The Question Behind the Question
The Atlantic's piece is not purely hypothetical. It arrives against a backdrop of accelerating AI adoption in defense contexts, from logistics and intelligence analysis to autonomous systems guidance. Anthropic has built Claude with what the company describes as a layered set of values, drawing on constitutional AI principles that are meant to hold even when instructions from operators or users conflict with those principles. The question is whether those values would hold under military chain-of-command pressure, where following orders is deeply ingrained doctrine.
Key Facts
- Claude is designed with a hierarchy of values that places broad safety and ethical behavior above operator-level instructions.
- Anthropic has publicly stated that Claude should refuse requests that violate clear ethical principles, regardless of who is asking.
- The Atlantic's analysis raises questions about whether AI systems can reliably distinguish legal from illegal orders in complex, real-world military scenarios.
- Defense and government use of AI has increased sharply, making these design questions no longer theoretical.
- Anthropic has faced recent scrutiny over how its models behave under government-issued directives, including export control orders.
Claude's guidelines, as described in Anthropic's published materials, establish a tiered structure. Some behaviors are "hardcoded" and cannot be overridden by any instruction. Others are adjustable depending on the context set by operators. The design intent is clear: there are lines Claude will not cross no matter who asks. Whether that holds in an adversarial, high-pressure military environment, where edge cases multiply rapidly, is what The Atlantic interrogates. It is worth noting that Anthropic has already shown willingness to shape Claude's behavior in response to government directives, as seen when the company moved to disable top AI models under a U.S. foreign access order, demonstrating that regulatory pressure can directly affect how Claude operates.

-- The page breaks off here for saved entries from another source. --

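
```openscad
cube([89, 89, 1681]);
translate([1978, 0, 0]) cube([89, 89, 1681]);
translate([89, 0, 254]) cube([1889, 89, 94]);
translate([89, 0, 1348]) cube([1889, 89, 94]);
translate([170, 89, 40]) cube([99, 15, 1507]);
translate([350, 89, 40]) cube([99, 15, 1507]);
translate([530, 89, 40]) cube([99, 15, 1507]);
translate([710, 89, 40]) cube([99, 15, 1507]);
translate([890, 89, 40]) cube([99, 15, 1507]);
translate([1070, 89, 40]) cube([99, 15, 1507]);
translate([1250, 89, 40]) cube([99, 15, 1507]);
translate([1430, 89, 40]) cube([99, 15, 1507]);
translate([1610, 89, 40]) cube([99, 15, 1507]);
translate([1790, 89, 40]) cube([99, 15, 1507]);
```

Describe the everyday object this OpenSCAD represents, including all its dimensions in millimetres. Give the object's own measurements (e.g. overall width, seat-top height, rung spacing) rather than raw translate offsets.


A fence section. Two 89×89 mm posts, 1681 mm tall, stand on the floor with a clear span of 1889 mm between their inner faces. Two horizontal rails of 89×94 mm section span the gap between the posts with their undersides at z = 254 mm and z = 1348 mm, flush with the posts' −y face. 10 pickets, each 99 mm wide, 15 mm thick and 1507 mm tall, are fixed to the +y face of the rails with their bottoms at z = 40 mm, spaced across the span with a 81 mm gap after the −x post and between neighbouring pickets, with 89 mm left before the +x post.


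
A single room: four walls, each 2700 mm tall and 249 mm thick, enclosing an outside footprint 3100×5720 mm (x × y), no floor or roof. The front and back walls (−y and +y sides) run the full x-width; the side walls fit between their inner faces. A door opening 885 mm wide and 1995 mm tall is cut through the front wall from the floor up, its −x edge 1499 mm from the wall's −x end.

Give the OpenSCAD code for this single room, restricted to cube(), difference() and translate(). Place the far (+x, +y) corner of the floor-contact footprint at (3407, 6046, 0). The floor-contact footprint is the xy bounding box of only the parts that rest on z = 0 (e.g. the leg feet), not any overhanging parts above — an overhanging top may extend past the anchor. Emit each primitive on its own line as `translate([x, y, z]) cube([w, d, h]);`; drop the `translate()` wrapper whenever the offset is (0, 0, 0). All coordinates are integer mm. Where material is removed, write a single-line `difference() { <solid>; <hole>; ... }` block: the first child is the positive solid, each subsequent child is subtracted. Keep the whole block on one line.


difference() { translate([307, 326, 0]) cube([3100, 249, 2700]); translate([1806, 326, 0]) cube([885, 249, 1995]); }
translate([307, 5797, 0]) cube([3100, 249, 2700]);
translate([307, 575, 0]) cube([249, 5222, 2700]);
translate([3158, 575, 0]) cube([249, 5222, 2700]);


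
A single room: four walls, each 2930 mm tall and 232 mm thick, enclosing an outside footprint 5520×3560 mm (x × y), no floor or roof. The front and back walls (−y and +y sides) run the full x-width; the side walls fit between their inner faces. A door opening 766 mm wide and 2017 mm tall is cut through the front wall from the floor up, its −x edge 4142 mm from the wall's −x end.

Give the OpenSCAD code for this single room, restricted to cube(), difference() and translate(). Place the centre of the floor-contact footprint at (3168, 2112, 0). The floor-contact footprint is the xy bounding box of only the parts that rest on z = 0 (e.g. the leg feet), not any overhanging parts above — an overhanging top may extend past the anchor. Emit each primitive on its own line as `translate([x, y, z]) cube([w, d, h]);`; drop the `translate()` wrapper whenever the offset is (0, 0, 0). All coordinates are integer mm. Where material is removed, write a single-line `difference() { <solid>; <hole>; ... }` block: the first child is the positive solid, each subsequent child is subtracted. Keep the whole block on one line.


difference() { translate([408, 332, 0]) cube([5520, 232, 2930]); translate([4550, 332, 0]) cube([766, 232, 2017]); }
translate([408, 3660, 0]) cube([5520, 232, 2930]);
translate([408, 564, 0]) cube([232, 3096, 2930]);
translate([5696, 564, 0]) cube([232, 3096, 2930]);


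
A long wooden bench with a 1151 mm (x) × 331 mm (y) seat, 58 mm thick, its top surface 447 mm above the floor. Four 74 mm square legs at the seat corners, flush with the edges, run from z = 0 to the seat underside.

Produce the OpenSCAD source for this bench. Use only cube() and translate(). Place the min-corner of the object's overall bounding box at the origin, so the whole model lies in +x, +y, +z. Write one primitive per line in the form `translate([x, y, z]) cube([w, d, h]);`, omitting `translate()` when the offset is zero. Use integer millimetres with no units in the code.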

The deeper issue is not whether an AI will follow a bad order. It is whether the humans deploying that AI have built sufficient accountability into the system around it.The Atlantic
Where the Design Gets Complicated
Anthropic's CEO Dario Amodei has spoken openly about the risks of deploying powerful AI without robust guardrails, including his push for binding international rules that would let governments block dangerous AI models. That framing assumes governments are part of the solution. The Atlantic's piece complicates that assumption by asking what happens when a government or its military is the source of a problematic instruction.
There is also a practical challenge with Claude's architecture itself. Claude processes natural language, and military orders rarely arrive as clean ethical dilemmas. They come embedded in jargon, classified context, and chain-of-command framing that an AI system may struggle to parse correctly. Even with strong constitutional principles baked in, the system's ability to identify an order as illegal depends on the information it has access to and how that order is phrased.

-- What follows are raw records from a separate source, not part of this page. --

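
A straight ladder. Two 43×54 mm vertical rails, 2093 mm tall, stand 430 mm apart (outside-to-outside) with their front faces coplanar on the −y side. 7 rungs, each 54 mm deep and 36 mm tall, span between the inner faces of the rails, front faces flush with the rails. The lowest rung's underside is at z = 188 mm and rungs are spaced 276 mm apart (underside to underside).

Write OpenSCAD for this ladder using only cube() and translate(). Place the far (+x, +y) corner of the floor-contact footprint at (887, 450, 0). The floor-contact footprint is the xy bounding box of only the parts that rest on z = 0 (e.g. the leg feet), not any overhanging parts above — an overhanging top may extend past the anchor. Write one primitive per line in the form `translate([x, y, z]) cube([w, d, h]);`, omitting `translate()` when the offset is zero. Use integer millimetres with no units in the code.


translate([457, 396, 0]) cube([43, 54, 2093]);
translate([844, 396, 0]) cube([43, 54, 2093]);
translate([500, 396, 188]) cube([344, 54, 36]);
translate([500, 396, 464]) cube([344, 54, 36]);
translate([500, 396, 740]) cube([344, 54, 36]);
translate([500, 396, 1016]) cube([344, 54, 36]);
translate([500, 396, 1292]) cube([344, 54, 36]);
translate([500, 396, 1568]) cube([344, 54, 36]);
translate([500, 396, 1844]) cube([344, 54, 36]);


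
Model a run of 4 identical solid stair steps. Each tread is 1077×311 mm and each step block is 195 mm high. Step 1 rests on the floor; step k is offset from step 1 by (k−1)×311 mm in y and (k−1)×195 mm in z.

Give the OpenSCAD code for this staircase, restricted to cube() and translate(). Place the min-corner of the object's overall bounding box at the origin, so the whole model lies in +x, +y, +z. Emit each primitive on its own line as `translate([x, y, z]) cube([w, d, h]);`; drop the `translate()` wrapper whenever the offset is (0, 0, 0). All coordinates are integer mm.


cube([1077, 311, 195]);
translate([0, 311, 195]) cube([1077, 311, 195]);
translate([0, 622, 390]) cube([1077, 311, 195]);
translate([0, 933, 585]) cube([1077, 311, 195]);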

The article arrives at a moment when AI governance is moving from academic debate onto the floors of international summits. Leaders from Anthropic and its major competitors have been drawn into these conversations at the highest levels, including discussions at global forums where AI's role in security is being actively negotiated. Those broader governance questions are becoming inseparable from the technical ones about how individual models are designed.
For now, Anthropic's position is that Claude will refuse clearly unethical requests regardless of their source. But The Atlantic's challenge is to push past the clean language of policy documents and ask what that looks like in practice. That is a question the AI industry, and the governments increasingly partnering with it, will need to answer with more than principles alone.